My introduction to the Rayman franchise was relatively recent. My first real taste, on the 3DS, was pretty good; I wasn’t floored, but I did enjoy it, and I understood why people liked the franchise so much. My next taste was on the Vita; a heaping spoonful of Rayman Origins really wowed my gaming taste buds, and it’s a title that I occasionally return to. Now, Ubisoft has given me my just desserts with a bowlful of Rayman Legends. Let me tell you; if I was to declare what the definitive platforming experience for the Wii U is at this point in time, I would compel you to order yourself Rayman Legends.
The game begins with the world’s longest nap. Rayman and his friends have been sawing logs while evil has been seizing the opportunity to seize Teensies.
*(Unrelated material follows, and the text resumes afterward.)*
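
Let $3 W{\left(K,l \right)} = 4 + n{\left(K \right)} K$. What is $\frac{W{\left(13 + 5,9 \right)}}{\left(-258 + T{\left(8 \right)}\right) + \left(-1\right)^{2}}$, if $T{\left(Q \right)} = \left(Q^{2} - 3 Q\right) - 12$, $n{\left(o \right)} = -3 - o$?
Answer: $\frac{374}{687} \approx 0.5444$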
Rayman and company must charge to the rescue, braving all kinds of strange environments and dealing with all manner of nightmarish creatures to rescue the little big-nosed blue folk. What follows is an awesome romp through a glorious 2D adventure that is short on story but packed with blissful platforming goodness.
Level design is top-notch and fun – with a dash of the insidious. While not impossible, it’s hard to meet all of the requirements to maximize your score on the first pass. The obvious path through every level is just that, which effectively hides a lot of goodies (sometimes in plain sight). Even though the concept is fairly basic (ie: running and jumping), getting bored is not an option, here, as there are well over a hundred levels chocked-full of variety, making this a fun game to get through – and unless you are some kind of wizard, you will have to run through at least one level at least twice to meet all of the requirements for absolute completion (especially collecting all of those Lums). Pacing is absolutely perfect; new gimmicks are introduced at a more than manageable pace, allowing the player to acclimatize without too many stumbles (related to surprises, anyway).
Suspending disbelief is a job here in Rayman’s world.
At certain moments during game-play, control moves away from the typical stick-and button controls in favour of the touch-pad and motion-based aspects of the Game-Pad. Murfy, one of your pals, gets the spotlight in these instances, manipulating the levels themselves and adding a new dimension to play. During the Murfy levels, you can use the Game-Pad to bug enemies, shift platforms and move large pieces of what’s on-screen, breaking up the norm in a way that cleverly increases immersion. If there was any modicum of monotony, the Murfy sections definitely kick them to the curb. I was very happy with the touch-screen controls, too; for the most part, the control interface was responsive and easy to use.
The love that has been poured into the presentation of the game is obvious from the first frame. If you’re not sucked into the wacky world of Rayman from the intro sequence, then this game is probably not for you. Gorgeous visuals run amok; brilliant animation set in lush environments will give you eye-gasms. Off-the wall 3D bosses add to the insanity, combining form and function by keeping you on your toes (they can attack from any direction). The lively music and cartoonish sound effects accompany the eye candy perfectly, especially in some of the rhythm-based play sequences that shake things up. While the presentation is incredible, what I find astounding is the sheer variety between the levels. In many platforming games, progressing through the campaign results in more of the same – but not with Rayman Legends. What is even cooler is that this beauty is not confined to your television. Rayman Legends can be taken off-screen via the Game-Pad, just in case someone is heartless enough to deny you one of the best reasons to sit on your couch.
Speaking of your couch; if you’re willing to share it, you had best make sure that it can seat many, as the Wii U version that I have been playing supports up to five players for local multi-player goodness (putting it one above Legends on all other platforms). The drop-in/drop-out mechanic works well for party play, as the action never lags or stutters during these moments. While taking on the Murfy sections can be fun as a singleton, having friends along for the ride just makes everything better. The single-player version of events is usually a bit of a wrestling match between human control of the Game-Pad and the AI taking care of the on-screen NPC – which can sometimes lead to a not-so-good ending. With friends around, one would hope that there would be more intelligence behind on-screen characters.
The fact that Globox seems to have a Dong Chim attack is all kinds of awesome.
And even after the single-player campaign and multi-player modes, there are a few extras in the way of the Invaded levels. Invaded takes some of the levels and remixes them, throwing off the player’s mojo by introducing different baddies, hampering the speed run that must be accomplished. It’s a great way to squeeze some more value out of levels that are already really well designed. In addition to Invaded levels, a number of Origins levels are included, letting you re-live the previous adventure to some extent (the difficulty seems to be somewhat tamer than the last go-around).
Up until now, offerings for the Wii U have been hit and miss. There are either fantastic titles (Pikmin 3), or games steeped in mediocrity (Rabbids Land). Rayman Legends is like a big syringe full of awesomesauce that Ubisoft jammed right into the Wii U’s arm to inject some incredible platforming goodness into the console For sheer entertainment value. There is also a huge amount of replay value thanks to multi-player mode and all of the collectibles that await you in the game. No matter how you slice it, Rayman Legends on the Wii U is truly Legendary!